VEGF, a potent mediator of angiogenesis, is a candidate hormone for facilitating glucose passage across the BBB under critical conditions. VEGF has also been shown to enhance glucose transport by increasing Glut-1 expression, which is an ideal target to supply much needed glucose required to meet cellular metabolic requirements (Sone et al. 2000). During hypoglycemia, Glut-1 gene and protein expression levels increase in vivo (Sahin et al. 2013), thereby increasing BBB sugar transport capacity. Thus, VEGF may protect the glucose supply in the brain by increasing the protein expression of Glut-1. In the present study, Glut-1 protein levels were significantly increased in hypoglycemic cells treated with VEGF compared to untreated hypoglycemic cells. Moreover, several animal studies have suggested that VEGF reduces cellular damage in ischemia and hypoxia injury, and that Bcl-2, an anti-apoptotic protein, can be induced by VEGF (Lladó et al. 2013). We found the Bcl-2 protein levels in VEGF-treated hypoglycemic cells were significantly increase compared to untreated hypoglycemic cells. The overall increase of Bcl-2 protein was observed under hypoglycemic conditions in the presence of VEGF, suggesting that VEGF is an endothelial cell survival factor. Further, Akt activation by PI3-kinase has been shown to cause increases in VEGF expression in some cell types (Pore et al. 2004; Liu et al. 2006), and has been shown to protect against cell death (Byeon et al. 2010). In brain microendothelial cells, Akt inhibits apoptosis and enhances cell survival (Zhou et al. 2013). Thus, the protective effect of VEGF against hypoglycemia is mediated in part by the PI-3 K/Akt pathway. This was confirmed by an LDH assay that was used to measure cell death. No significant changes in Glut-1 and Bcl-2 were observed in response to VEGF stimulation when endothelial cells were grown in a normal glucose medium.

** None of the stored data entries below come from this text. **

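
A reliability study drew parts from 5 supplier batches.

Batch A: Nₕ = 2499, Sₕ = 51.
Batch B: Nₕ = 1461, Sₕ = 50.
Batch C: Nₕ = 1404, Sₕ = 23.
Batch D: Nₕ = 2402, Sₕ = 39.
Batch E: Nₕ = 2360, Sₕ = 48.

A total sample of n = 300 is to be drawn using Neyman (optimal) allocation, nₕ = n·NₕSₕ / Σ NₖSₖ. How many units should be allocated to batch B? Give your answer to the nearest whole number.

50

Σ NₕSₕ = 2499·51 + 1461·50 + 1404·23 + 2402·39 + 2360·48 = 439749.
Share for B: 73050/439749 = 0.16612.
n_B = 300 × 0.16612 = 49.835... → 50.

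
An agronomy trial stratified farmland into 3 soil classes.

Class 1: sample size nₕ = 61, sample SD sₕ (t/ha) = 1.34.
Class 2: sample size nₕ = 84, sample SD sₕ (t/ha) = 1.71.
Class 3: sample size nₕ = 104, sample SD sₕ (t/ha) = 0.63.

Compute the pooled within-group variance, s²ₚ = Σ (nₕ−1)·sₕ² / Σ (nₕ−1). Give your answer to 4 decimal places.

1.5907

Degrees of freedom: 60 + 83 + 103 = 246.
Σ(nₕ−1)sₕ² = 60·1.7956 + 83·2.9241 + 103·0.3969 = 391.317.
s²ₚ = 391.317 / 246 = 1.590720... → 1.5907.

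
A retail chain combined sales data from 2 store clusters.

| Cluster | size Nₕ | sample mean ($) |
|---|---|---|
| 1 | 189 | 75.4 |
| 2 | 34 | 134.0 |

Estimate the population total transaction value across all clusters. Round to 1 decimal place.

18806.6

1: 189·75.4 = 14250.6
2: 34·134.0 = 4556
τ̂ = Σ Nₕx̄ₕ = 18806.6.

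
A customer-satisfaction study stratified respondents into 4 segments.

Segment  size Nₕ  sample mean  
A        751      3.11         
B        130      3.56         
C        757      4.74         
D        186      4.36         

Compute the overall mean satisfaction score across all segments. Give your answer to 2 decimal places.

N = 1824; weights Wₕ = Nₕ/N = (0.4117, 0.0713, 0.4150, 0.1020).
x̄_st = Σ Wₕ·x̄ₕ = 0.4117·3.11 + 0.0713·3.56 + 0.4150·4.74 + 0.1020·4.36 ≈ 3.9460...
→ 3.95.

3.95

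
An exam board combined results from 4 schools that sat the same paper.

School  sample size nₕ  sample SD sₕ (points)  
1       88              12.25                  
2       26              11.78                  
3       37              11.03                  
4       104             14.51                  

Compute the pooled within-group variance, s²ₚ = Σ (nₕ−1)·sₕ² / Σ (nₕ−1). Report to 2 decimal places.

Degrees of freedom: 87 + 25 + 36 + 103 = 251.
Σ(nₕ−1)sₕ² = 87·150.0625 + 25·138.7684 + 36·121.6609 + 103·210.5401 = 42590.0702.
s²ₚ = 42590.0702 / 251 = 169.6816... → 169.68.

169.68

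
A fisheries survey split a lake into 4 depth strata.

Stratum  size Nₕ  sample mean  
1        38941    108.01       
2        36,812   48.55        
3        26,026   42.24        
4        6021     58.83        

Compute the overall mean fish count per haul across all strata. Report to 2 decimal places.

69.08

N = 107800; weights Wₕ = Nₕ/N = (0.3612, 0.3415, 0.2414, 0.0559).
x̄_st = Σ Wₕ·x̄ₕ = 0.3612·108.01 + 0.3415·48.55 + 0.2414·42.24 + 0.0559·58.83 ≈ 69.0797...
→ 69.08.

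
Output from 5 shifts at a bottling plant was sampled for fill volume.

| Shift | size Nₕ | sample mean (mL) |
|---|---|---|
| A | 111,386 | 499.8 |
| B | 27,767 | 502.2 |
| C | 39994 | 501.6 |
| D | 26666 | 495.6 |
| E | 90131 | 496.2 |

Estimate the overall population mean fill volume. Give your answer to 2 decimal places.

N = 295944; weights Wₕ = Nₕ/N = (0.3764, 0.0938, 0.1351, 0.0901, 0.3046).
x̄_st = Σ Wₕ·x̄ₕ = 0.3764·499.8 + 0.0938·502.2 + 0.1351·501.6 + 0.0901·495.6 + 0.3046·496.2 ≈ 498.7936...
→ 498.79.

498.79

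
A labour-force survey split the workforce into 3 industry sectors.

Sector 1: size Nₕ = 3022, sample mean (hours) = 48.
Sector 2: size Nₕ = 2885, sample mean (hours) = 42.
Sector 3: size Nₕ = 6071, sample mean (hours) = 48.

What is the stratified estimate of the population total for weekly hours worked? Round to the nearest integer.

Population total = Σ Nₕ·x̄ₕ (each stratum's size times its mean).
3022·48 + 2885·42 + 6071·48 = 145056 + 121170 + 291408 = 557634.

557634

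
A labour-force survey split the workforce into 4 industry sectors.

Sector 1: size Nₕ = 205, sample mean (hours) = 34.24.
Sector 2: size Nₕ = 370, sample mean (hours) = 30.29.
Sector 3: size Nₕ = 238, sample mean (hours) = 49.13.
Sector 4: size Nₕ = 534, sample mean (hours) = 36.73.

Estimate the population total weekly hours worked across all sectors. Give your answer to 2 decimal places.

49533.26

1: 205·34.24 = 7019.2
2: 370·30.29 = 11207.3
3: 238·49.13 = 11692.94
4: 534·36.73 = 19613.82
τ̂ = Σ Nₕx̄ₕ = 49533.26.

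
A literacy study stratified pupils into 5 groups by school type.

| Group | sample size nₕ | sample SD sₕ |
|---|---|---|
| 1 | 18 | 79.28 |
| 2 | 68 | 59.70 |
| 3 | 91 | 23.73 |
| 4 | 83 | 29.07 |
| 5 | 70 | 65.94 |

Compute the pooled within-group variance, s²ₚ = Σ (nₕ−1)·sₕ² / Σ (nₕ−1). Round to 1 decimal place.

Degrees of freedom: 17 + 67 + 90 + 82 + 69 = 325.
Σ(nₕ−1)sₕ² = 17·6285.3184 + 67·3564.09 + 90·563.1129 + 82·845.0649 + 69·4348.0836 = 765637.694.
s²ₚ = 765637.694 / 325 = 2355.808... → 2355.8.

2355.8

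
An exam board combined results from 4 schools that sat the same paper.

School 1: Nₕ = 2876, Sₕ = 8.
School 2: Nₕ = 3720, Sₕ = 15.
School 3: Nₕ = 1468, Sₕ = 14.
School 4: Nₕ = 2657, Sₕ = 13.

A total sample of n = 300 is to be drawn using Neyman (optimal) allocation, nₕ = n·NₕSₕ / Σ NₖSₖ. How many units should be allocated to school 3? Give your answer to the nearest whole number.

46

Σ NₕSₕ = 2876·8 + 3720·15 + 1468·14 + 2657·13 = 133901.
Share for 3: 20552/133901 = 0.15349.
n_3 = 300 × 0.15349 = 46.046... → 46.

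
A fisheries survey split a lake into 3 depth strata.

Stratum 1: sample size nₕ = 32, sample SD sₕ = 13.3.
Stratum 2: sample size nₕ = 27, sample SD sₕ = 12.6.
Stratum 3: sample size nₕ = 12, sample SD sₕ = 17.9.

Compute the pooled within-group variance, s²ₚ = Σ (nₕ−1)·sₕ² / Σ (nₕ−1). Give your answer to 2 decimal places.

193.17

1: (32−1)·13.3² = 31·176.89 = 5483.59
2: (27−1)·12.6² = 26·158.76 = 4127.76
3: (12−1)·17.9² = 11·320.41 = 3524.51
Numerator = 13135.86; denominator = Σ(nₕ−1) = 68.
s²ₚ = 13135.86/68 = 193.1744... → 193.17.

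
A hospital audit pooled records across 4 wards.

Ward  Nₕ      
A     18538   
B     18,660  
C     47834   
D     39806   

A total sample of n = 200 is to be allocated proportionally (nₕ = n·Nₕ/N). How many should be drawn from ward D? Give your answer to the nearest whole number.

Share of ward D = 39806/124838 = 0.31886.
Allocate 200 × 0.31886 = 63.772... → 64.

64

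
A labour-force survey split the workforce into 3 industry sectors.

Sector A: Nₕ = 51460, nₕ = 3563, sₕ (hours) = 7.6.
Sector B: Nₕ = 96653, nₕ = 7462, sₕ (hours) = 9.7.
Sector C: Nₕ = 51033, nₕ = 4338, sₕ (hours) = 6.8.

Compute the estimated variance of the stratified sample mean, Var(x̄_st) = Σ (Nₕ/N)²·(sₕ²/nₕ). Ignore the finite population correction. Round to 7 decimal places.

N = 199146. Term for each stratum: Wₕ²sₕ²/nₕ.
Var(x̄_st) = 0.0010824498 + 0.0029701318 + 0.0006999827 = 0.0047525643 → 0.0047526.

0.0047526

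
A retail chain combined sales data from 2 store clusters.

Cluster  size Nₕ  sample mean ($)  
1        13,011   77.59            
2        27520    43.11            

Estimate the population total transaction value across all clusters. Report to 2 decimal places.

1: 13011·77.59 = 1009523.49
2: 27520·43.11 = 1186387.2
τ̂ = Σ Nₕx̄ₕ = 2195910.69.

2195910.69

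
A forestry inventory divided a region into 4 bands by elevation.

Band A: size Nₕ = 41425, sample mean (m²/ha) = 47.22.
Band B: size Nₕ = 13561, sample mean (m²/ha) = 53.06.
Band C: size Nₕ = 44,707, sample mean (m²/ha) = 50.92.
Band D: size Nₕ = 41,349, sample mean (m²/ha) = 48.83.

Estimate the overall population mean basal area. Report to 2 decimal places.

x̄_st = (Σ Nₕx̄ₕ) / (Σ Nₕ) = (41425·47.22 + 13561·53.06 + 44707·50.92 + 41349·48.83) / 141042
= 6971187.27 / 141042 = 49.4263... → 49.43.

49.43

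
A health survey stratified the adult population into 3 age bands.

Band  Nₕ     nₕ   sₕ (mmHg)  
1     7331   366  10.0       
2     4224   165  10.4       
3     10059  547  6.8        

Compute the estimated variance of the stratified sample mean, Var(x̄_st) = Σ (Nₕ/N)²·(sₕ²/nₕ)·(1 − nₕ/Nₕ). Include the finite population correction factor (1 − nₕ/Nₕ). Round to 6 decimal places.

N = 21614. Term for each stratum: Wₕ²sₕ²/nₕ·(1−nₕ/Nₕ).
Var(x̄_st) = 0.029862967 + 0.024057772 + 0.017313579 = 0.071234318 → 0.071234.

0.071234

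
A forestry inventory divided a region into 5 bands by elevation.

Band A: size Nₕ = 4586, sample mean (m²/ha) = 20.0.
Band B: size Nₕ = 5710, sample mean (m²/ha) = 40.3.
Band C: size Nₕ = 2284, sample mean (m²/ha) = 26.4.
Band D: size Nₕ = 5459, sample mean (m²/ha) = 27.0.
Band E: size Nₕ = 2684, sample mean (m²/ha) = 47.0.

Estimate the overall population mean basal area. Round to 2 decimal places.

31.64

N = 20723; weights Wₕ = Nₕ/N = (0.2213, 0.2755, 0.1102, 0.2634, 0.1295).
x̄_st = Σ Wₕ·x̄ₕ = 0.2213·20.0 + 0.2755·40.3 + 0.1102·26.4 + 0.2634·27.0 + 0.1295·47.0 ≈ 31.6398...
→ 31.64.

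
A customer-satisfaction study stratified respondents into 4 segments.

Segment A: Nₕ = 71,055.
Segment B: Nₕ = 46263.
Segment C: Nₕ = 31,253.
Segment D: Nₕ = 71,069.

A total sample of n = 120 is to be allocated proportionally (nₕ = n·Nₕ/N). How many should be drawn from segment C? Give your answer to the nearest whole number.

17

N = 71055 + 46263 + 31253 + 71069 = 219640.
n_C = 120·31253/219640 = 17.075... → 17.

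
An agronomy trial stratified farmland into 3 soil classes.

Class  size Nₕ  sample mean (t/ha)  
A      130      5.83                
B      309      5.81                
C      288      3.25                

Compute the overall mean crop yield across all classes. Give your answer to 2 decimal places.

4.80

x̄_st = (Σ Nₕx̄ₕ) / (Σ Nₕ) = (130·5.83 + 309·5.81 + 288·3.25) / 727
= 3489.19 / 727 = 4.7994... → 4.80.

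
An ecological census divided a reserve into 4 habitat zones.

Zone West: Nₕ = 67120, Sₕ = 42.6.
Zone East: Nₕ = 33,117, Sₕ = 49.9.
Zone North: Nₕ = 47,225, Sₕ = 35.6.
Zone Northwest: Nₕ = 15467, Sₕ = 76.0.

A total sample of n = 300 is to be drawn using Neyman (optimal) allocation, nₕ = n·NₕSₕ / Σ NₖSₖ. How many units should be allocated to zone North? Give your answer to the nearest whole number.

West: NₕSₕ = 67120·42.6 = 2859312
East: NₕSₕ = 33117·49.9 = 1652538.3
North: NₕSₕ = 47225·35.6 = 1681210
Northwest: NₕSₕ = 15467·76.0 = 1175492
Σ NₕSₕ = 7368552.3.
n_North = 300·1681210/7368552.3 = 68.448... → 68.

68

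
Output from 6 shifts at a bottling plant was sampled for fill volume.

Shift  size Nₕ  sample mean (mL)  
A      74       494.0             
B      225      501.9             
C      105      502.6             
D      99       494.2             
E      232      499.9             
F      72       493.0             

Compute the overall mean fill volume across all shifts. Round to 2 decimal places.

x̄_st = (Σ Nₕx̄ₕ) / (Σ Nₕ) = (74·494.0 + 225·501.9 + 105·502.6 + 99·494.2 + 232·499.9 + 72·493.0) / 807
= 402655.1 / 807 = 498.9530... → 498.95.

498.95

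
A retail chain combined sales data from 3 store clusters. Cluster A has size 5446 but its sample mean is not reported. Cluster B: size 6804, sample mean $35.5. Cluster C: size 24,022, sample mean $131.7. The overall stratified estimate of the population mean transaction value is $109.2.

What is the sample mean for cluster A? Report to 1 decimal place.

Σ Nₕx̄ₕ = N·μ, so 5446·x̄_A = 36272·109.2 − (6804·35.5 + 24022·131.7).
= 3960902.4 − 3405239.4 = 555663.
x̄_A = 555663 / 5446 = 102.031... → 102.0.

102.0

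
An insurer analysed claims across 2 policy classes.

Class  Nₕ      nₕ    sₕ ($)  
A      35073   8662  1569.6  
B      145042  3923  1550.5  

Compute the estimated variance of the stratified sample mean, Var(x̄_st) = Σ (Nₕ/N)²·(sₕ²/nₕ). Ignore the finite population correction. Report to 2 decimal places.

N = 180115. Term for each stratum: Wₕ²sₕ²/nₕ.
Var(x̄_st) = 10.78465 + 397.38643 = 408.17107 → 408.17.

408.17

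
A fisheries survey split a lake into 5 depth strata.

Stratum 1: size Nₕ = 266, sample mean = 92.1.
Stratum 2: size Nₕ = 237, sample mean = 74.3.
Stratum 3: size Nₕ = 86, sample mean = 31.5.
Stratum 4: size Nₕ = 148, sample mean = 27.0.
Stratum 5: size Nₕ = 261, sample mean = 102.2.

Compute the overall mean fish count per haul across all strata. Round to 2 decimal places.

75.64

N = 998; weights Wₕ = Nₕ/N = (0.2665, 0.2375, 0.0862, 0.1483, 0.2615).
x̄_st = Σ Wₕ·x̄ₕ = 0.2665·92.1 + 0.2375·74.3 + 0.0862·31.5 + 0.1483·27.0 + 0.2615·102.2 ≈ 75.6382...
→ 75.64.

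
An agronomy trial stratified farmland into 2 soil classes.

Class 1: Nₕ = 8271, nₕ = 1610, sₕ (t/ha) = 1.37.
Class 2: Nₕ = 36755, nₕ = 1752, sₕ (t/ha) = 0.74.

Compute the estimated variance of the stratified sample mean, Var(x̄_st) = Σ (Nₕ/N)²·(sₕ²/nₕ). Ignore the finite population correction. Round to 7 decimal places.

0.0002476

N = 45026; Wₕ = Nₕ/N.
class 1: (8271/45026)²·1.37²/1610 = 0.0000393373
class 2: (36755/45026)²·0.74²/1752 = 0.0002082742
Sum = 0.0002476115 → 0.0002476.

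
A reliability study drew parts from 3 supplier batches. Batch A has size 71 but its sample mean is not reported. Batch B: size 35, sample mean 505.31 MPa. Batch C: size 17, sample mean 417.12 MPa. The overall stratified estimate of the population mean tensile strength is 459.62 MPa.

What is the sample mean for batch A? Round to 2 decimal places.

447.27

N = 71 + 35 + 17 = 123.
Overall total = μ·N = 459.62·123 = 56533.26.
Subtract the known strata: 35·505.31 + 17·417.12 = 24776.89.
Remaining total for batch A: 56533.26 − 24776.89 = 31756.37.
Divide by its size: 31756.37 / 71 = 447.2728... → 447.27.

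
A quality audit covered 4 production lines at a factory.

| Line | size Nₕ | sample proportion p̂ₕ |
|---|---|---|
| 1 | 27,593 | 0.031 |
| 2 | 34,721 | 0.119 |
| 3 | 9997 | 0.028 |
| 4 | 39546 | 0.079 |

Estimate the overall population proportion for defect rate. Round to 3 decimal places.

0.075

N = 27593 + 34721 + 9997 + 39546 = 111857.
Overall proportion = Σ (Nₕ/N)·p̂ₕ.
Σ Nₕp̂ₕ = 855.383 + 4131.799 + 279.916 + 3124.134 = 8391.232.
8391.232 / 111857 = 0.07502... → 0.075.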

In summary, the present study demonstrated that hypoglycemia disrupts the BBB by reducing claudin-5 expression and increasing endothelial cell death, thereby increasing endothelial permeability. VEGF can protect brain endothelial cells against hypoglycemic injury by increasing Glut 1, Bcl-2, and claudin-5 expression to promote glucose transport, reduce cell death, and prevent BBB disruption. Although debates continue over the role of VEGF in hypoglycemia and this study has several limitations, our findings may provide the basic data required for further study of hypoglycemia.